Roku, the maker of hardware to stream online content, is now plugged into 5 million U.S. TVs, according to a post on the company’s blog late yesterday.
That’s not a huge number, compared with Netflix’s (NFLX) 33 million streaming customers worldwide, but it’s not a blip either.
It represents roughly half of the country’s broadband households that don’t subscribe to cable.
Roku, which essentially sells a black box the size of a hockey puck that connects to late-model TVs, also appears to be picking up steam. In the first 2½ years since its 2008 launch, it was selling about 31,000 devices a month, on average. Since January 2012, it has been offloading 167,000 a month.
So how has a scrappy little hardware maker held its own against Apple (AAPL) and giant cable companies? In a word: content. Building on its seminal Netflix offering, Roku has locked up deals to add 750 channels, including streaming versions of Pandora (P), Spotify, HBO, and loads of such games as Angry Birds. Most importantly, it won the blessing of Amazon (AMZN), which routes its On Demand offerings through Roku devices.

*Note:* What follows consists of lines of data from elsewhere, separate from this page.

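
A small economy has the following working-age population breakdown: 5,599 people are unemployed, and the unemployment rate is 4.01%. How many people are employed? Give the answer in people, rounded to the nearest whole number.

About 134,027 are employed.

Labor force = U / u = 5,599 / 0.0401 ≈ 139,626.
Employed = labor force − unemployed = 139,626 − 5,599 = 134,027.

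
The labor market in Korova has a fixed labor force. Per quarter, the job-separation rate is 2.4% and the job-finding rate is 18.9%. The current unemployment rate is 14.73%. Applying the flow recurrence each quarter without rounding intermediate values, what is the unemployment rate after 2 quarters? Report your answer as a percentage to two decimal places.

With a fixed labor force, u_{t+1} = u_t + s·(1−u_t) − f·u_t = u_t·(1−s−f) + s.
Here 1−s−f = 0.787 and s = 0.024.
u_1 = 0.147300 × 0.787 + 0.024 = 0.139925.
u_2 = 0.139925 × 0.787 + 0.024 = 0.134121.

Unemployment rate after two quarters ≈ 13.41%.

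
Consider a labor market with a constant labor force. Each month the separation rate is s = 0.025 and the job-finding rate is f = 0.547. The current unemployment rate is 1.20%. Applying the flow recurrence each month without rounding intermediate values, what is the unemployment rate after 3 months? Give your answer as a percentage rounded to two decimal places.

With a fixed labor force, u_{t+1} = u_t + s·(1−u_t) − f·u_t = u_t·(1−s−f) + s.
Here 1−s−f = 0.428 and s = 0.025.
u_1 = 0.012000 × 0.428 + 0.025 = 0.030136.
u_2 = 0.030136 × 0.428 + 0.025 = 0.037898.
u_3 = 0.037898 × 0.428 + 0.025 = 0.041220.

Unemployment rate after three months ≈ 4.12%.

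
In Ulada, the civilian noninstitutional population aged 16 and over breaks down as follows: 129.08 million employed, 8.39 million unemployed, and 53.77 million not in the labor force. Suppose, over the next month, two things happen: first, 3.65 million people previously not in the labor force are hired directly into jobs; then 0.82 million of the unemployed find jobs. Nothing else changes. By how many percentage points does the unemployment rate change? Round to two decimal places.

Initially, labor force = 129.08 + 8.39 = 137.47 million, so u = 8.39/137.47 = 6.10%.
After the first change, employed and labor force both rise by 3.65; unemployed unchanged → E = 132.73, U = 8.39, labor force = 141.12 million.
After the second change, unemployed falls and employed rises by 0.82; labor force unchanged → E = 133.55, U = 7.57, labor force = 141.12 million.
New unemployment rate = 7.57 / 141.12 = 5.36%.
Change = 5.36% − 6.10% = −0.74 percentage points.

The unemployment rate changes by −0.74 percentage points.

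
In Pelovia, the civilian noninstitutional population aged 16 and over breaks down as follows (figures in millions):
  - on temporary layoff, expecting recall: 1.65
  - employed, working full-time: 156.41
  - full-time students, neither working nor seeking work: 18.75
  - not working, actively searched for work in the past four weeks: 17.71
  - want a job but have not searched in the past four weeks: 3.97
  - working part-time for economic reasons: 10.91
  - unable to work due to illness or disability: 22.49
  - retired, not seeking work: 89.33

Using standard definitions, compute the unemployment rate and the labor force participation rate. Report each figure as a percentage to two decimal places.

Unemployment rate ≈ 10.37%; labor force participation rate ≈ 58.12%.

Employed = 156.41 + 10.91 = 167.32 million (anyone who worked, including part-time for economic reasons, counts as employed).
Unemployed = 1.65 + 17.71 = 19.36 million (jobless and actively searching, or on temporary layoff).
Labor force = 167.32 + 19.36 = 186.68 million.
Not in labor force = 18.75 + 3.97 + 22.49 + 89.33 = 134.54 million (those not working and not actively searching are outside the labor force — including those who want a job but have given up searching).
Civilian working-age population = 186.68 + 134.54 = 321.22 million.
Unemployment rate = 19.36 / 186.68 = 10.37%.
Labor force participation rate = 186.68 / 321.22 = 58.12%.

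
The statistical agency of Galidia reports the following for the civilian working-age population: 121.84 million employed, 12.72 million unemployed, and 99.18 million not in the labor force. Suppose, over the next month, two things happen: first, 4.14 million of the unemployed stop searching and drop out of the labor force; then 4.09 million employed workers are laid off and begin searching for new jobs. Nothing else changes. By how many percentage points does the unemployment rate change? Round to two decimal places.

Initially, labor force = 121.84 + 12.72 = 134.56 million, so u = 12.72/134.56 = 9.45%.
After the first change, unemployed and labor force both fall by 4.14 → E = 121.84, U = 8.58, labor force = 130.42 million.
After the second change, employed falls and unemployed rises by 4.09; labor force unchanged → E = 117.75, U = 12.67, labor force = 130.42 million.
New unemployment rate = 12.67 / 130.42 = 9.71%.
Change = 9.71% − 9.45% = +0.26 percentage points.

The unemployment rate changes by +0.26 percentage points.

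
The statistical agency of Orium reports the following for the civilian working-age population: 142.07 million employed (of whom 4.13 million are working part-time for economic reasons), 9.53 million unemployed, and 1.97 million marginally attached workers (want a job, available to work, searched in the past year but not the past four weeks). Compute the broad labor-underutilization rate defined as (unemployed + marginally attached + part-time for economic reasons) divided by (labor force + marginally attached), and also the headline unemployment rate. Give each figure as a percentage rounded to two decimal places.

Labor force = 142.07 + 9.53 = 151.60 million.
Numerator = 9.53 + 1.97 + 4.13 = 15.63 million.
Denominator = 151.60 + 1.97 = 153.57 million.
Broad rate = 15.63 / 153.57 = 10.18%.
Headline unemployment rate = 9.53 / 151.60 = 6.29%.

Broad underutilization rate ≈ 10.18%; headline unemployment rate ≈ 6.29%.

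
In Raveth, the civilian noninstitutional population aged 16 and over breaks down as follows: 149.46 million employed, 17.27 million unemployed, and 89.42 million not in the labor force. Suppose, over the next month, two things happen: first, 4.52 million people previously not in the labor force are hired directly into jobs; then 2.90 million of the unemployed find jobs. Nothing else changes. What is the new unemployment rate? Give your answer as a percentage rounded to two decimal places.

Initially, labor force = 149.46 + 17.27 = 166.73 million, so u = 17.27/166.73 = 10.36%.
After the first change, employed and labor force both rise by 4.52; unemployed unchanged → E = 153.98, U = 17.27, labor force = 171.25 million.
After the second change, unemployed falls and employed rises by 2.90; labor force unchanged → E = 156.88, U = 14.37, labor force = 171.25 million.
New unemployment rate = 14.37 / 171.25 = 8.39%.

New unemployment rate ≈ 8.39%.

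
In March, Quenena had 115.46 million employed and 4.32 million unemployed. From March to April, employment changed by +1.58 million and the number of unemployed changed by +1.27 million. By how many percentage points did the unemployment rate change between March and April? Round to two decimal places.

The unemployment rate changed by +0.95 percentage points.

March: labor force = 115.46 + 4.32 = 119.78; u = 4.32/119.78 = 3.61%.
April: labor force = 117.04 + 5.59 = 122.63; u = 5.59/122.63 = 4.56%.
Change = 4.56% − 3.61% = +0.95 pp.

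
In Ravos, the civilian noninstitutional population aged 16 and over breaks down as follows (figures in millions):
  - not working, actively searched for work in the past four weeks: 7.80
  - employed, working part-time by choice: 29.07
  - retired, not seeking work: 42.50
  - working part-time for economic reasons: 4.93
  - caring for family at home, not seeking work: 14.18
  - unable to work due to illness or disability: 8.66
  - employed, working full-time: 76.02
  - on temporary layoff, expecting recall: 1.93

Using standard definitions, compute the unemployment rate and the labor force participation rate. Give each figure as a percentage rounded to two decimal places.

Employed = 29.07 + 4.93 + 76.02 = 110.02 million (anyone who worked, including part-time for economic reasons, counts as employed).
Unemployed = 7.80 + 1.93 = 9.73 million (jobless and actively searching, or on temporary layoff).
Labor force = 110.02 + 9.73 = 119.75 million.
Not in labor force = 42.50 + 14.18 + 8.66 = 65.34 million (those not working and not actively searching are outside the labor force).
Civilian working-age population = 119.75 + 65.34 = 185.09 million.
Unemployment rate = 9.73 / 119.75 = 8.13%.
Labor force participation rate = 119.75 / 185.09 = 64.70%.

Unemployment rate ≈ 8.13%; labor force participation rate ≈ 64.70%.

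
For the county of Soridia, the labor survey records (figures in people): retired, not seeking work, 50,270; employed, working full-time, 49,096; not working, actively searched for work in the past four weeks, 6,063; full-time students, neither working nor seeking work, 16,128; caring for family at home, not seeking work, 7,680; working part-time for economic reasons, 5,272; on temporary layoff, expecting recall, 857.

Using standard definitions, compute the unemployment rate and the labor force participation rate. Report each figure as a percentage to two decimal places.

Unemployment rate ≈ 11.29%; labor force participation rate ≈ 45.28%.

Employed = 49,096 + 5,272 = 54,368 (anyone who worked, including part-time for economic reasons, counts as employed).
Unemployed = 6,063 + 857 = 6,920 (jobless and actively searching, or on temporary layoff).
Labor force = 54,368 + 6,920 = 61,288.
Not in labor force = 50,270 + 16,128 + 7,680 = 74,078 (those not working and not actively searching are outside the labor force).
Civilian working-age population = 61,288 + 74,078 = 135,366.
Unemployment rate = 6,920 / 61,288 = 11.29%.
Labor force participation rate = 61,288 / 135,366 = 45.28%.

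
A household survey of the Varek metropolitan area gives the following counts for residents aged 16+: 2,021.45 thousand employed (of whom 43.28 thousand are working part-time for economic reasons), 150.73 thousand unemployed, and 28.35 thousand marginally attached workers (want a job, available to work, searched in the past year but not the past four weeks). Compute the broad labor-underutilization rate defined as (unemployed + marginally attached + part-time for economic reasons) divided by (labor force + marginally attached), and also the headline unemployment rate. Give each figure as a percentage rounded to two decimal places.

Broad underutilization rate ≈ 10.10%; headline unemployment rate ≈ 6.94%.

Labor force = 2,021.45 + 150.73 = 2,172.18 thousand.
Numerator = 150.73 + 28.35 + 43.28 = 222.36 thousand.
Denominator = 2,172.18 + 28.35 = 2,200.53 thousand.
Broad rate = 222.36 / 2,200.53 = 10.10%.
Headline unemployment rate = 150.73 / 2,172.18 = 6.94%.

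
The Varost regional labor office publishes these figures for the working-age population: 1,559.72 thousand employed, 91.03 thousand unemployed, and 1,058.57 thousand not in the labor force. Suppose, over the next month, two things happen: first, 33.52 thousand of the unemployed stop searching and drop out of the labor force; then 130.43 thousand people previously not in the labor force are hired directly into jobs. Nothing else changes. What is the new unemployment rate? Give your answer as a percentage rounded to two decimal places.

New unemployment rate ≈ 3.29%.

Initially, labor force = 1,559.72 + 91.03 = 1,650.75 thousand, so u = 91.03/1,650.75 = 5.51%.
After the first change, unemployed and labor force both fall by 33.52 → E = 1,559.72, U = 57.51, labor force = 1,617.23 thousand.
After the second change, employed and labor force both rise by 130.43; unemployed unchanged → E = 1,690.15, U = 57.51, labor force = 1,747.66 thousand.
New unemployment rate = 57.51 / 1,747.66 = 3.29%.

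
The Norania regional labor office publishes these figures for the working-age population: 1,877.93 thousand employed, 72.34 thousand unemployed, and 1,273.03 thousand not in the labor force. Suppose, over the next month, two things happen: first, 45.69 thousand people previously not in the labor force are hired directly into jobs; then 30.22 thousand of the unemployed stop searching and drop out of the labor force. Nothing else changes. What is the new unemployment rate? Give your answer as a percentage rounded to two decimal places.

New unemployment rate ≈ 2.14%.

Initially, labor force = 1,877.93 + 72.34 = 1,950.27 thousand, so u = 72.34/1,950.27 = 3.71%.
After the first change, employed and labor force both rise by 45.69; unemployed unchanged → E = 1,923.62, U = 72.34, labor force = 1,995.96 thousand.
After the second change, unemployed and labor force both fall by 30.22 → E = 1,923.62, U = 42.12, labor force = 1,965.74 thousand.
New unemployment rate = 42.12 / 1,965.74 = 2.14%.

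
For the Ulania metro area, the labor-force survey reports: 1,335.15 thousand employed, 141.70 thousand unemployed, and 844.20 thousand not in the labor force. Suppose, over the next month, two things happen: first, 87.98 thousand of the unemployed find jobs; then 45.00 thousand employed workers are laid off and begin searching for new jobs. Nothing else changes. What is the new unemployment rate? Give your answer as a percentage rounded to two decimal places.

Initially, labor force = 1,335.15 + 141.70 = 1,476.85 thousand, so u = 141.70/1,476.85 = 9.59%.
After the first change, unemployed falls and employed rises by 87.98; labor force unchanged → E = 1,423.13, U = 53.72, labor force = 1,476.85 thousand.
After the second change, employed falls and unemployed rises by 45.00; labor force unchanged → E = 1,378.13, U = 98.72, labor force = 1,476.85 thousand.
New unemployment rate = 98.72 / 1,476.85 = 6.68%.

New unemployment rate ≈ 6.68%.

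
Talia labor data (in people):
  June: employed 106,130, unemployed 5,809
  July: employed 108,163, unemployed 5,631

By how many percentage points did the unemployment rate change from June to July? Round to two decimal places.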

Apple, meanwhile, has sold about 10 million of its competing device. But it seems less focused on killing cable than on sucking customers deeper into its vortex of devices. Apple still doesn’t offer Amazon video (to no one’s surprise), and it touts a customer’s ability to access iTunes music and cloud-based photos and videos as much as it pitches “Wreck It Ralph” rentals.
Still, a set-top box seems anachronistic in our Wi-Fi world. If, rather when, streaming services are built directly into TVs, it’s hard to imagine Roku keeping pace with Apple, no matter how much Jeff Bezos bets on it.